Tensions between the order and the church leadership in Los Angeles escalated, and Sister Mary Corita left the order in 1968, returning to secular life as Corita Kent. Within a short time, most of the other Immaculate Heart sisters followed her lead. In 1969, the order separated from the church, continuing its work as an organization. Immaculate Heart College closed in 1980. In the summer of 1968, she took a sabbatical and spent the summer in Cape Cod. At the end of her leave, she realized she could not return. At age 50, Corita was living alone for the first time. She didn’t know how to drive a car or cook.

A Change in Perspective
In 1968, exhausted by her teaching schedule and tensions with Cardinal James Francis McIntyre, Kent left the sisterhood and moved to Boston. With this dramatic life change, her work became even more radical. Free from the church’s censors, Kent began to express her political views more boldly in the late 1960s. She drew attention to issues of hunger, race, civil rights, poverty, violence, and American military aggression in Vietnam. She was heavily influenced by the radical priest Daniel Berrigan, a Christian pacifist who publicly campaigned against the Vietnam War.

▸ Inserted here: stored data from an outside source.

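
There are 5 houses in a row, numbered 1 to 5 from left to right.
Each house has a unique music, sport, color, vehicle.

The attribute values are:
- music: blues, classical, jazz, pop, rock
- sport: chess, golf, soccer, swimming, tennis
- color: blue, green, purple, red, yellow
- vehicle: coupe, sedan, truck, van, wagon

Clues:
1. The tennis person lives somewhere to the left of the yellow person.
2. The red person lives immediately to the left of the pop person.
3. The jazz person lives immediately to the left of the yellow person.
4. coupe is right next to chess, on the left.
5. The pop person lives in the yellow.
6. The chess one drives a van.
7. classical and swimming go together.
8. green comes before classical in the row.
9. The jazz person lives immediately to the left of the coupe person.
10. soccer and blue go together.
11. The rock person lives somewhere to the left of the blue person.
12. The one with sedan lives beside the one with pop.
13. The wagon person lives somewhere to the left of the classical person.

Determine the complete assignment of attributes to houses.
Solution:

House | Music | Sport | Color | Vehicle
---------------------------------------
  1   | jazz | tennis | red | sedan
  2   | pop | golf | yellow | coupe
  3   | rock | chess | green | van
  4   | blues | soccer | blue | wagon
  5   | classical | swimming | purple | truck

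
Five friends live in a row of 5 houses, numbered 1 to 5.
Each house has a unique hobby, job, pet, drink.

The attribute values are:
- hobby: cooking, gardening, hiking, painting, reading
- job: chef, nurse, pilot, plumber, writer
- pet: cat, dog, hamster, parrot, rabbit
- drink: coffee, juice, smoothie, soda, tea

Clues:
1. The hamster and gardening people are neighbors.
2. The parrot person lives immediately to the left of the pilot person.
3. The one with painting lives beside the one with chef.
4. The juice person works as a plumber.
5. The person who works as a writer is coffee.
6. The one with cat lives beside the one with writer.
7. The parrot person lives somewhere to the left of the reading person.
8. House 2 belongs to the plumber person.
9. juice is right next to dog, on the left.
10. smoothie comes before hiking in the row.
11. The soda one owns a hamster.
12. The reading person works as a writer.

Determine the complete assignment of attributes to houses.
Solution:

House | Hobby | Job | Pet | Drink
---------------------------------
  1   | cooking | nurse | hamster | soda
  2   | gardening | plumber | parrot | juice
  3   | painting | pilot | dog | smoothie
  4   | hiking | chef | cat | tea
  5   | reading | writer | rabbit | coffee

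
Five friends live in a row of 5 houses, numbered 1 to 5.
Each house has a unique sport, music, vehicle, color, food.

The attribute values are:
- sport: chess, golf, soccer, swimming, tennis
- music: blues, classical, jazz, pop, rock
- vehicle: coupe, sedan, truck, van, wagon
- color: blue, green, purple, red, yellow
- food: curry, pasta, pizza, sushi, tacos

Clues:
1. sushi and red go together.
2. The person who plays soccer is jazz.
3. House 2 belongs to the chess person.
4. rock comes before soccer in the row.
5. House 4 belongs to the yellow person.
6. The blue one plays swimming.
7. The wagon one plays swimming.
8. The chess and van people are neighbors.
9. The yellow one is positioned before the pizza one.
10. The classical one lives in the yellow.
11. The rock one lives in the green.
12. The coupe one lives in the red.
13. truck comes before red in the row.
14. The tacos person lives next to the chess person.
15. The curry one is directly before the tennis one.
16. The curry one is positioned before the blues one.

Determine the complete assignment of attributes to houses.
Solution:

House | Sport | Music | Vehicle | Color | Food
----------------------------------------------
  1   | golf | rock | truck | green | tacos
  2   | chess | pop | coupe | red | sushi
  3   | soccer | jazz | van | purple | curry
  4   | tennis | classical | sedan | yellow | pasta
  5   | swimming | blues | wagon | blue | pizza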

After a flurry of political work from 1969 into the early 1970s, Kent’s art softened considerably. Like many activists of the time, she was tired of the fight and said the time for the “physical tearing down of things” was over. Furthermore, her life became more physically challenging, as she was first diagnosed with cancer in 1974. A recurrence followed three years later. Her art underwent another crucial shift as she simplified her compositions, which now voiced universal messages of peace and personal growth. Secular texts replaced psalms and Gospels, but the spirit of hope, renewal, and transformation remained.
After 1970, her work took on an introspective style, influenced by her new environment, her secular life, and her battle with cancer. She remained active in social causes until her death in 1986. By the time of her death, she had created nearly 800 print editions, thousands of watercolors, and countless public and private commissions.